Wang H-J, Cao P-W, Nan S-M, Deng X-Y
Department of Radiology, ShangRao People's Hospital, Shangrao, Jiangxi, 334000, China.
Department of Radiology, Zhejiang Cancer Hospital, Institute of Basic Medicine and Cancer (IBMC), Chinese Academy of Sciences, Hangzhou, Zhejiang, 310022, China.
Clin Radiol. 2023 May;78(5):e386-e392. doi: 10.1016/j.crad.2023.01.017. Epub 2023 Feb 18.
To determine whether the mammography (MG)-based radiomics analysis and MG/ultrasound (US) imaging features could predict the malignant risk of phyllodes tumours (PTs) of the breast.
Seventy-five patients with PTs were included retrospectively (39 with benign PTs, 36 with borderline/malignant PTs) and divided into thetraining (n=52) and validation groups (n=23). The clinical information, MG and US imaging characteristics, and histogram features were extracted from craniocaudal (CC) and mediolateral oblique (MLO) images. The lesion region of interest (ROI) and perilesional ROI were delineated. Multivariate logistic regression analysis was performed to determine the malignant factors of PTs. Receiver operating characteristic (ROC) curves were generated, and the area under the curve (AUC), sensitivity, and specificity were calculated.

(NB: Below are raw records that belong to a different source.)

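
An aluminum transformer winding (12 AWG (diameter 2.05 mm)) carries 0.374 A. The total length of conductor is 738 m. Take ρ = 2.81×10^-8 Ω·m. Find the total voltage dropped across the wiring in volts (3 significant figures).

2.35 V

A = π(2.05/2 mm)² = π(1.0250e-03 m)² = 3.301e-06 m²
R = ρL/A = (2.81×10^-8)(738)/(3.301e-06) = 6.283 Ω
V = IR = 0.374 × 6.283 = 2.35 V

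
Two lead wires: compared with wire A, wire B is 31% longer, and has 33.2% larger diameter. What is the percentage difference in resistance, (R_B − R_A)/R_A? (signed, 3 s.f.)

-26.2%

R ∝ L/d², so R_B/R_A = (1 + 31/100) × (1 + 33.2/100)⁻²
= 1.31 × 0.5636 = 0.7383
(R_B − R_A)/R_A = 0.7383 − 1 = -26.2%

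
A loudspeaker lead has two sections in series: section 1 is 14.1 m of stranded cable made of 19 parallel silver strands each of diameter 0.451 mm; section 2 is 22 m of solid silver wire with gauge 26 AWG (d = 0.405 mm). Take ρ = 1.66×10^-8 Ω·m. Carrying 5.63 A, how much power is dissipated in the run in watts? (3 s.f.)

92.3 W

Section 1: A_strand = π(2.2550e-04)² = 1.598e-07 m²; R₁ = ρL/(N·A_s) = (1.66×10^-8)(14.1)/(19×1.598e-07) = 0.07711 Ω
Section 2: A = π(0.405/2 mm)² = π(2.0250e-04 m)² = 1.288e-07 m²
R₂ = (1.66×10^-8)(22)/(1.288e-07) = 2.835 Ω
R = R₁ + R₂ = 2.912 Ω
P = I²R = (5.63)² × 2.912 = 92.3 W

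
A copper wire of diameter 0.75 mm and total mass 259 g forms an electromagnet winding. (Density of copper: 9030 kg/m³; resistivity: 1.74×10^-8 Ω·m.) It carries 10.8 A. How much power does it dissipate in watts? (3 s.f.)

A = π(d/2)² = π(3.7500e-04 m)² = 4.4179e-07 m²
L = m/(density·A) = 0.259/(9030×4.4179e-07) = 64.92 m
R = ρL/A = (1.74×10^-8)(64.92)/(4.4179e-07) = 2.557 Ω
P = I²R = (10.8)² × 2.557 = 298 W

298 W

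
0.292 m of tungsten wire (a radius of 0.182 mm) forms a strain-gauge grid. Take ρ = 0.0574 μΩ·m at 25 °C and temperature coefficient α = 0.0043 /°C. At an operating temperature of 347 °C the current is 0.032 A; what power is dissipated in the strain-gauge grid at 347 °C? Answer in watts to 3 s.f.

3.93×10^-4 W

ρ = 0.0574 μΩ·m = 5.74×10^-8 Ω·m
A = πr² = π(1.8200e-04 m)² = 1.041e-07 m²
R₍25₎ = ρL/A = (5.74×10^-8)(0.292)/(1.041e-07) = 0.1611 Ω
R₍347₎ = R₍25₎(1 + αΔT) = 0.1611 × (1 + 0.0043×322) = 0.3841 Ω
P = I²R = (0.032)² × 0.3841 = 3.93×10^-4 W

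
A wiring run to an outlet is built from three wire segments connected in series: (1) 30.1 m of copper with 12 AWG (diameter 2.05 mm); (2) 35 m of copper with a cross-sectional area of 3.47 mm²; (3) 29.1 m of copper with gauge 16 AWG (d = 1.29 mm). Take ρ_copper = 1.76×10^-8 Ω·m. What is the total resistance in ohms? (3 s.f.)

Seg 1: A = π(2.05/2 mm)² = π(1.0250e-03 m)² = 3.301e-06 m²
R_1 = (1.76×10^-8)(30.1)/(3.301e-06) = 0.1605 Ω
Seg 2: A = 3.47 mm² = 3.470e-06 m²
R_2 = (1.76×10^-8)(35)/(3.470e-06) = 0.1775 Ω
Seg 3: A = π(1.29/2 mm)² = π(6.4500e-04 m)² = 1.307e-06 m²
R_3 = (1.76×10^-8)(29.1)/(1.307e-06) = 0.3919 Ω
R_total = R_1 + R_2 + R_3 = 0.730 Ω

0.730 Ω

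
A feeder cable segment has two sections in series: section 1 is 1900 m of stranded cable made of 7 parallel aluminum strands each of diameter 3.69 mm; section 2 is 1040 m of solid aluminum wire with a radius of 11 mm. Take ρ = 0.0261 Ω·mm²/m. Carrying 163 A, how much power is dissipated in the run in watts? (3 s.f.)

ρ = 0.0261 Ω·mm²/m = 2.61×10^-8 Ω·m
Section 1: A_strand = π(1.8450e-03)² = 1.069e-05 m²; R₁ = ρL/(N·A_s) = (2.61×10^-8)(1900)/(7×1.069e-05) = 0.6625 Ω
Section 2: A = πr² = π(1.1000e-02 m)² = 3.801e-04 m²
R₂ = (2.61×10^-8)(1040)/(3.801e-04) = 0.07141 Ω
R = R₁ + R₂ = 0.7339 Ω
P = I²R = (163)² × 0.7339 = 19500 W

19500 W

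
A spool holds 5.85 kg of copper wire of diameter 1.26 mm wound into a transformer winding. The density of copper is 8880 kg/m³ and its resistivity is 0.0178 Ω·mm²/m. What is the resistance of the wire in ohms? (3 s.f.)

ρ = 0.0178 Ω·mm²/m = 1.78×10^-8 Ω·m
A = π(d/2)² = π(6.3000e-04 m)² = 1.2469e-06 m²
L = m/(density·A) = 5.85/(8880×1.2469e-06) = 528.3 m
R = ρL/A = (1.78×10^-8)(528.3)/(1.2469e-06) = 7.54 Ω

7.54 Ω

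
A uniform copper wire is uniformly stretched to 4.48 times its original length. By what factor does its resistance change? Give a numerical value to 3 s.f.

Volume constant ⇒ A' = A/k with k = 4.48. R' = ρ(kL)/(A/k) = k²R.
Factor = 20.1

20.1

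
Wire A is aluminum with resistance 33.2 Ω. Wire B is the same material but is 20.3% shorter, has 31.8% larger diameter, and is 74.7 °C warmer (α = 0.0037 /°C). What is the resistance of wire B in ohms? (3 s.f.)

19.4 Ω

R ∝ ρL/d² with ρ ∝ (1+αΔT), so R_B/R_A = (1 − 20.3/100) × (1 + 31.8/100)⁻² × (1 + 0.0037×74.7)
= 0.797 × 0.5757 × 1.276 = 0.5856
R_B = 0.5856 × 33.2 = 19.4 Ω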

There was no significant difference found in the clinical or MG/US features between benign and borderline/malignant PTs. In the lesion ROI, variance in the CC view and mean and variance in the MLO view were independent predictors. The AUC was 0.942, sensitivity and specificity were 96.3% and 92%, respectively, in the training group. In the validation group, the AUC was 0.879, the sensitivity was 91.7%, and the specificity was 81.8%. In the perilesional ROI, the AUCs were 0.904 and 0.939, sensitivities were 88.9% and 91.7%, and the specificities were 92% and 90.9% in the training and validation groups, respectively.
MG-based radiomic features could predict the risk of malignancy of patients with PTs and may be used as a potential tool to differentiate benign and borderline/malignant PTs.
确定基于乳腺钼靶(MG)的放射组学分析以及MG/超声(US)成像特征能否预测乳腺叶状肿瘤(PTs)的恶性风险。
回顾性纳入75例PTs患者(39例为良性PTs,36例为交界性/恶性PTs),并分为训练组(n = 52)和验证组(n = 23)。从头尾位(CC)和内外斜位(MLO)图像中提取临床信息、MG和US成像特征以及直方图特征。勾勒出病变感兴趣区(ROI)和病变周围ROI。进行多因素逻辑回归分析以确定PTs的恶性因素。绘制受试者操作特征(ROC)曲线,并计算曲线下面积(AUC)、敏感性和特异性。
良性与交界性/恶性PTs在临床或MG/US特征方面未发现显著差异。在病变ROI中,CC位的方差以及MLO位的均值和方差是独立预测因素。训练组的AUC为0.942,敏感性和特异性分别为96.3%和92%。在验证组中,AUC为0.879,敏感性为91.7%,特异性为81.8%。在病变周围ROI中,训练组和验证组的AUC分别为0.904和0.939,敏感性分别为88.9%和91.7%,特异性分别为92%和90.9%。
基于MG的放射组学特征可预测PTs患者的恶性风险,并可能用作区分良性与交界性/恶性PTs的潜在工具。